I can’t say that I much mind the thought of Jackson cursing from beyond the
grave his inability to challenge the architects of each and every one of these
policies and steps to one last duel.
2)
Grover Cleveland’s Marriage: Speaking of Jackson’s
duels, it’s also ironic that he replaced Cleveland on the $20, since Cleveland’s
presidential marriage was likely the other most unusual in our history. A
bachelor at the time of his inauguration, the 48 year old Cleveland soon
developed a relationship with Frances
Folsom, a Wells College undergraduate who was both 21 years old and
something of a ward of Cleveland’s (he had helped supervise her upbringing
after the death of her father, Cleveland’s friend Oscar Folsom). Cleveland and
Folsom were married
in the White House’s Blue Room on June 2nd, 1886. While it would
seem that some of those details might have been cause for scandal, apparently Frances
and the marriage were generally well received; whereas while Andrew Jackson
married a woman whom he had helped escape from an abusive marriage and who was
still married only because of a technicality, she and the marriage would become
the source of constant rumors and accusations throughout Jackson’s life and
political career. I do feel worse about this Old Hickory irony, to be clear.
3)
Harriet Tubman: Whereas this historical irony?

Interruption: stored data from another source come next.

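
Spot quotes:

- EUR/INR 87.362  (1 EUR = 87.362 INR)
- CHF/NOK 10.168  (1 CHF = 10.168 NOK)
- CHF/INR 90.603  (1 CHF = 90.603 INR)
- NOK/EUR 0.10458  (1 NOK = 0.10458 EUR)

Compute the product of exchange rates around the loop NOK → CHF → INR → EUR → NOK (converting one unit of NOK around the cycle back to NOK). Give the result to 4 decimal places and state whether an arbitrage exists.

0.9753 (arbitrage exists)

Around NOK → CHF → INR → EUR → NOK: 1 ÷ 10.168 × 90.603 ÷ 87.362 ÷ 0.10458 = 0.975295
Product < 1; profitable direction is NOK → EUR → INR → CHF → NOK.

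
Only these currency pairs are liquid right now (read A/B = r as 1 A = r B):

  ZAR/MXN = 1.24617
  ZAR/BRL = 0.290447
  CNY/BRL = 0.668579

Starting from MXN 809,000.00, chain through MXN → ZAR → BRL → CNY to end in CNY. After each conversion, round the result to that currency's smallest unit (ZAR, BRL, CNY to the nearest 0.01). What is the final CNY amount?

MXN 809,000.00 ÷ 1.24617 = ZAR 649,189.12
ZAR 649,189.12 × 0.290447 = BRL 188,555.03
BRL 188,555.03 ÷ 0.668579 = CNY 282,023.56

CNY 282,023.56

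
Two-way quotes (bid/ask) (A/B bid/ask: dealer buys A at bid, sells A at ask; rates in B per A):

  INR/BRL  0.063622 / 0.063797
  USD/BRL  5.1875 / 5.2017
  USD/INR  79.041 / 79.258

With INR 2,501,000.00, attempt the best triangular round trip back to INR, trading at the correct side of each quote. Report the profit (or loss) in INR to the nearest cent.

Net profit: INR 64,833.29

Best loop INR → USD → BRL → INR:
INR 2,501,000.00 ÷ 79.258 (buy USD at ask) = USD 31,555.17
USD 31,555.17 × 5.1875 (sell USD at bid) = BRL 163,692.47
BRL 163,692.47 ÷ 0.063797 (buy INR at ask) = INR 2,565,833.29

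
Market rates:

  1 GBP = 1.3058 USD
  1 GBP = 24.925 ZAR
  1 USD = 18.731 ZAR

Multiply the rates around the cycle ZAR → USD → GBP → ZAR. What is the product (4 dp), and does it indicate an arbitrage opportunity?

1.0191 (arbitrage exists)

Around ZAR → USD → GBP → ZAR: 1 ÷ 18.731 ÷ 1.3058 × 24.925 = 1.019055
Product > 1; profitable direction is ZAR → USD → GBP → ZAR.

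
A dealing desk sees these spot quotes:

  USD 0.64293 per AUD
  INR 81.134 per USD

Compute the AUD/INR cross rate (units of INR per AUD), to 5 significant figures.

AUD/INR = 52.163

1 AUD × 0.64293 = 0.64293 USD
0.64293 USD × 81.134 = 52.1635 INR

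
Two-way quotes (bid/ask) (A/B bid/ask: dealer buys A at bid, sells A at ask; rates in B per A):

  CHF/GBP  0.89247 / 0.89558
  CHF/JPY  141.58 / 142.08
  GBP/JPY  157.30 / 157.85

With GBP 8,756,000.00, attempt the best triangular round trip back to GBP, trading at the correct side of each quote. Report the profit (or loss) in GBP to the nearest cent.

Best loop GBP → CHF → JPY → GBP:
GBP 8,756,000.00 ÷ 0.89558 (buy CHF at ask) = CHF 9,776,904.35
CHF 9,776,904.35 × 141.58 (sell CHF at bid) = JPY 1,384,214,118
JPY 1,384,214,118 ÷ 157.85 (buy GBP at ask) = GBP 8,769,174.01

Net profit: GBP 13,174.01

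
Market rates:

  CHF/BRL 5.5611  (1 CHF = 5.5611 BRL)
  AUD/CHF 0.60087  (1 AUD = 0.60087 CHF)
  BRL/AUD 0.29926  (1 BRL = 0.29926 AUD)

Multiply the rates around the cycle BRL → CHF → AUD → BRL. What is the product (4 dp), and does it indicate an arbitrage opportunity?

1.0000 (no arbitrage)

Around BRL → CHF → AUD → BRL: 1 ÷ 5.5611 ÷ 0.60087 ÷ 0.29926 = 1.000023
Product ≈ 1 (deviation 0.002%, within rounding noise).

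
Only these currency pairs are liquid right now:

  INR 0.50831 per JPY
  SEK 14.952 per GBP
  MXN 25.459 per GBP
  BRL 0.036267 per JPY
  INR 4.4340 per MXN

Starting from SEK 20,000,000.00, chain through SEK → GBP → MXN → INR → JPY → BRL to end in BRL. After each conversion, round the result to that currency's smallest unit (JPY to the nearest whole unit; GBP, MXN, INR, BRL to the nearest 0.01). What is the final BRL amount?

SEK 20,000,000.00 ÷ 14.952 = GBP 1,337,613.70
GBP 1,337,613.70 × 25.459 = MXN 34,054,307.19
MXN 34,054,307.19 × 4.4340 = INR 150,996,798.08
INR 150,996,798.08 ÷ 0.50831 = JPY 297,056,517
JPY 297,056,517 × 0.036267 = BRL 10,773,348.70

BRL 10,773,348.70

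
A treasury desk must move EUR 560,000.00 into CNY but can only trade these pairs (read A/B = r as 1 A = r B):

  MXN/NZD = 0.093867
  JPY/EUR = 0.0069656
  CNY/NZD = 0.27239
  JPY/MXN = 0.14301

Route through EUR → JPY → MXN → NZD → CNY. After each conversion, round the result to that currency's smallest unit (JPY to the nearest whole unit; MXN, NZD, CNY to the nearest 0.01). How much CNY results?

EUR 560,000.00 ÷ 0.0069656 = JPY 80,395,084
JPY 80,395,084 × 0.14301 = MXN 11,497,300.96
MXN 11,497,300.96 × 0.093867 = NZD 1,079,217.15
NZD 1,079,217.15 ÷ 0.27239 = CNY 3,962,029.26

CNY 3,962,029.26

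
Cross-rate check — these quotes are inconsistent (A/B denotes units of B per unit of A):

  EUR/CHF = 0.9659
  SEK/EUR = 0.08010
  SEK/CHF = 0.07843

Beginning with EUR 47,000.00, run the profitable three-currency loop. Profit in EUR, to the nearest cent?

Profitable loop is EUR → SEK → CHF → EUR:
EUR 47,000.00 ÷ 0.08010 = SEK 586,766.54
SEK 586,766.54 × 0.07843 = CHF 46,020.10
CHF 46,020.10 ÷ 0.9659 = EUR 47,644.79
Profit = EUR 47,644.79 − EUR 47,000.00

Profit: EUR 644.79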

This one I don’t feel the slightest bit badly about. I’m with those who felt
and feel that Jackson
should have been replaced by almost any historical figure on the twenty—not
because he’s some sort of monster (although as I discussed in Tuesday’s post,
he unquestionably did some monstrous things as president), but because we have
precious few such currency slots, and they should go to truly impressive and
inspiring figures. While I would have been fine with any of the
four women who became finalists for the twenty—and certainly Cherokee
Principal Chief Wilma Mankiller would have represented a particularly delicious
irony in her own right—I think Harriet Tubman is most definitely an inspired
choice. Not just because Jackson was a slaveowner, although yes, that. But also
and even more pitch-perfectly because while much of Jackson’s life featured some
of the worst forms of social and political violence—dueling, “Indian fighting,”
warmaking, and forced removal—Tubman
embodies the Underground Railroad, a form of social resistance and activism
that was both nonviolent and hugely effective. We can’t and shouldn’t eliminate
Jackson from our collective memories—but replacing him with Tubman on the $20?
Easiest call ever.
Special post
this weekend,
Ben
PS. What do you
think? Other Jackson histories or contexts you’d highlight?